CDC now considers dogs vulnerable to monkeypox

The American Centers for Disease Control and Prevention has amended its advice on monkeypox to include dogs as susceptible species.

After the first instance of a pet dog suspected of catching the virus from its owners was reported in France, the CDC modified its advice.

In a report that was last week published in the medical journal The Lancet, researchers claimed that they had discovered proof of monkeypox transmission from humans to dogs. Prior to it, it was unclear whether the virus could infect dogs.

On June 23, the World Health Organization proclaimed monkeypox a Public Health Emergency of International Concern.

It spreads in the United States and Europe among persons who have not visited regions where it is known to be prevalent.

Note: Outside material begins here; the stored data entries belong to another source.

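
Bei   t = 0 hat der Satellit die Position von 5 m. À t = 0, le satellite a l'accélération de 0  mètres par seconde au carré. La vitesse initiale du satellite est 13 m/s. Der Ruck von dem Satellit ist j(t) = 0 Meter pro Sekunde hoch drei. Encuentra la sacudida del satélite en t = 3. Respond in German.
Wir haben den Ruck j(t) = 0. Durch Einsetzen von t = 3: j(3) = 0.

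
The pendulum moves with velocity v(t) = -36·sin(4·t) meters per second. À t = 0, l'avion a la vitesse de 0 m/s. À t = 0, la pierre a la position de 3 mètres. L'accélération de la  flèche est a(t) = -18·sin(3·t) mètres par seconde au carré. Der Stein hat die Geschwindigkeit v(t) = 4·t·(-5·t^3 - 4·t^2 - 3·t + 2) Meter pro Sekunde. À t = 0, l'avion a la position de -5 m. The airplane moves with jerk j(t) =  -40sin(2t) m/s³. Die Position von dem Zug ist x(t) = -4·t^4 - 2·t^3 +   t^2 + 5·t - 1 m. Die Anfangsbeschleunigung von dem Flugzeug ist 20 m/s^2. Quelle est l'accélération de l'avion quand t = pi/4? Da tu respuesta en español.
Partiendo de la sacudida j(t) = -40·sin(2·t), tomamos 1 integral. La integral de la sacudida, con a(0) = 20, da la aceleración: a(t) = 20·cos(2·t). Tenemos la aceleración a(t) = 20·cos(2·t). Sustituyendo t = pi/4: a(pi/4) = 0.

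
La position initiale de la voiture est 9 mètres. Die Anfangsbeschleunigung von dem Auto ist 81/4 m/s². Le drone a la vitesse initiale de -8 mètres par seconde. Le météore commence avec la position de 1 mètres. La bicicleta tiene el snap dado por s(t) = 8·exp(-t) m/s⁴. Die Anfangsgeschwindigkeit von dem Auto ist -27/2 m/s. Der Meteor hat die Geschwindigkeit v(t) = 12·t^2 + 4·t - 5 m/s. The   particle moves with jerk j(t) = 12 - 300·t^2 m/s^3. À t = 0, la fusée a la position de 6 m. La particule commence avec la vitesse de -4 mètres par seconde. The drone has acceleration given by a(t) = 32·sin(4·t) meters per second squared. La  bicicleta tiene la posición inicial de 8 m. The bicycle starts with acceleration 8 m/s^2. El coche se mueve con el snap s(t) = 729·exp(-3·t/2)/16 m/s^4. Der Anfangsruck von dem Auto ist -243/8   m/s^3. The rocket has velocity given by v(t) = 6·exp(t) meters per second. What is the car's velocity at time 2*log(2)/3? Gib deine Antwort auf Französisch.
Nous devons intégrer notre équation du snap s(t) = 729·exp(-3·t/2)/16 3 fois. En intégrant le snap et en utilisant la condition initiale j(0) = -243/8, nous obtenons j(t) = -243·exp(-3·t/2)/8. En intégrant le jerk et en utilisant la condition initiale a(0) = 81/4, nous obtenons a(t) = 81·exp(-3·t/2)/4. En intégrant l'accélération et en utilisant la condition initiale v(0) = -27/2, nous obtenons v(t) = -27·exp(-3·t/2)/2. Nous avons la vitesse v(t) = -27·exp(-3·t/2)/2. En substituant t = 2*log(2)/3: v(2*log(2)/3) = -27/4.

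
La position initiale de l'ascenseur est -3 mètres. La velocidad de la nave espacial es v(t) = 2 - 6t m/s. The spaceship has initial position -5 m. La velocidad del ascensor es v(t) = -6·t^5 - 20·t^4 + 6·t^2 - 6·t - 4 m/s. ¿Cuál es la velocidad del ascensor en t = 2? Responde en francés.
De l'équation de la vitesse v(t) = -6·t^5 - 20·t^4 + 6·t^2 - 6·t - 4, nous substituons t = 2 pour obtenir v = -504.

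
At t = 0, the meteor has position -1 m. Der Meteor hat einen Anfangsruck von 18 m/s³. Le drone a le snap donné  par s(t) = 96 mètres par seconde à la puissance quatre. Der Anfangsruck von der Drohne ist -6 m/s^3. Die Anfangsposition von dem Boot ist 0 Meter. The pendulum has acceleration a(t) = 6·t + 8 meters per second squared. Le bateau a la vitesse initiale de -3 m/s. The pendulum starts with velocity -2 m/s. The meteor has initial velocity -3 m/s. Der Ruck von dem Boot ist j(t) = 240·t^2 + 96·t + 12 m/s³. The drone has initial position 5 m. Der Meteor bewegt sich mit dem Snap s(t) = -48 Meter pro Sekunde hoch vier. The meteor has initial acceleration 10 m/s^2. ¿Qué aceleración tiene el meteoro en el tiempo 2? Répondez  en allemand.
Wir müssen unsere Gleichung für den Snap s(t) = -48 2-mal integrieren. Die Stammfunktion von dem Snap ist der Ruck. Mit j(0) = 18 erhalten wir j(t) = 18 - 48·t. Mit ∫j(t)dt und Anwendung von a(0) = 10, finden wir a(t) = -24·t^2 + 18·t + 10. Mit a(t) = -24·t^2 + 18·t + 10 und Einsetzen von t = 2, finden wir a = -50.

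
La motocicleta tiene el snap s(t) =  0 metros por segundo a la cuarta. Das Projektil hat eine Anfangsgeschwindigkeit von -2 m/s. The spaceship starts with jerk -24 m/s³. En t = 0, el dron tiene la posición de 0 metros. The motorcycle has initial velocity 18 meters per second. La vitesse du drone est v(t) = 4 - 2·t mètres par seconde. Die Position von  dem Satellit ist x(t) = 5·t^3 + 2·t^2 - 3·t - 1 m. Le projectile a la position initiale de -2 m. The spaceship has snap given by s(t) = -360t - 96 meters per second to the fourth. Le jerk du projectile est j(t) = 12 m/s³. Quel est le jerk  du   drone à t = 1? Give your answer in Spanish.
Partiendo de la velocidad v(t) = 4 - 2·t, tomamos 2 derivadas. Derivando la velocidad, obtenemos la aceleración: a(t) = -2. Derivando la aceleración, obtenemos la sacudida: j(t) = 0. Usando j(t) = 0 y sustituyendo t = 1, encontramos j = 0.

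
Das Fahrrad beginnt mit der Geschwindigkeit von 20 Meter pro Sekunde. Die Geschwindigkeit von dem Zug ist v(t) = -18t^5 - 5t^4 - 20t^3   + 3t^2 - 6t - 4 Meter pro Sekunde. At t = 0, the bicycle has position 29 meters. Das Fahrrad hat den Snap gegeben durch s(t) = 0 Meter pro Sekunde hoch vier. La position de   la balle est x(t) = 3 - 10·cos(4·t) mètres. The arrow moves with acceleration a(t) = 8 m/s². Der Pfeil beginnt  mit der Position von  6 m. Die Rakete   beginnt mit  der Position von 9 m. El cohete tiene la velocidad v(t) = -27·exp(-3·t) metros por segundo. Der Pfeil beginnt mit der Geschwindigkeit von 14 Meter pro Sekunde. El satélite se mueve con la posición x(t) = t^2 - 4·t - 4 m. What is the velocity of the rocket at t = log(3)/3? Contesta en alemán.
Mit v(t) = -27·exp(-3·t) und Einsetzen von t = log(3)/3, finden wir v = -9.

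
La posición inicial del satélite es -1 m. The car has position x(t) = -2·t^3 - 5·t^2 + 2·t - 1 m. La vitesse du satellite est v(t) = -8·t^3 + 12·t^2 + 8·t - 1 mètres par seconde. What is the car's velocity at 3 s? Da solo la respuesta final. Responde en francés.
La vitesse à t = 3 est v = -82.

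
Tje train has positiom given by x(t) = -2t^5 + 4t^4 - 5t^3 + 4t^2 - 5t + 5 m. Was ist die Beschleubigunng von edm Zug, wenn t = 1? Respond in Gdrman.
Ausgehend von der Position x(t) = -2·t^5 + 4·t^4 - 5·t^3 + 4·t^2 - 5·t + 5, nehmen wir 2 Ableitungen. Durch Ableiten von der Position erhalten wir die Geschwindigkeit: v(t) = -10·t^4 + 16·t^3 - 15·t^2 + 8·t - 5. Mit d/dt von v(t) finden wir a(t) = -40·t^3 + 48·t^2 - 30·t + 8. Wir haben die Beschleunigung a(t) = -40·t^3 + 48·t^2 - 30·t + 8. Durch Einsetzen von t = 1: a(1) = -14.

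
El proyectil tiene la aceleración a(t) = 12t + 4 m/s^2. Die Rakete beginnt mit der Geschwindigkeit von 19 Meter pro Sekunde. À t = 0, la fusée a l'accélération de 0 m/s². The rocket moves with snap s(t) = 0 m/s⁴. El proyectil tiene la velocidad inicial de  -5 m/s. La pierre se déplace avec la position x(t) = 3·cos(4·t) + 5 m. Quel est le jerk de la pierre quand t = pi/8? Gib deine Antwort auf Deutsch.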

It is conveyed between humans by intimate contact with lesions or body fluids.

Two male partners who did not have a sexually exclusive relationship were involved in the French case.

A few days after having additional partners, the guys began exhibiting signs of monkeypox.

Their companion dog, a four-year-old Italian greyhound, also acquired lesions and later tested positive for the monkeypox virus twelve days after they first displayed symptoms.

Although they claimed to have taken precautions to keep him from getting into touch with any other humans or animals after their own symptoms of monkeypox started, the guys admitted to sleeping next to their dog.

The virus may be carried by wild animals, such as rats and monkeys, in nations where monkeypox is an endemic disease.

Monkeypox has also been found infected in captive primates in Europe after contact with ill imported animals, but cases of infection in household pets like dogs and cats had not previously been documented.

The researchers said in the paper that was published in The Lancet, “To the best of our knowledge, the kinetics of symptom onset in both patients and, later, in their dog, imply human-to-dog transmission of monkeypox virus.”

The scientists demanded further study into how pets may spread secondary monkeypox.

Our results should spark discussion about whether pets should be kept apart from people who have the monkeypox virus, they said.

In addition to advising against direct contact with animals while suffering from monkeypox, the CDC also advises that dogs that have not been exposed to the virus be looked after by friends or relatives in another location until the owner or owners have completely recovered.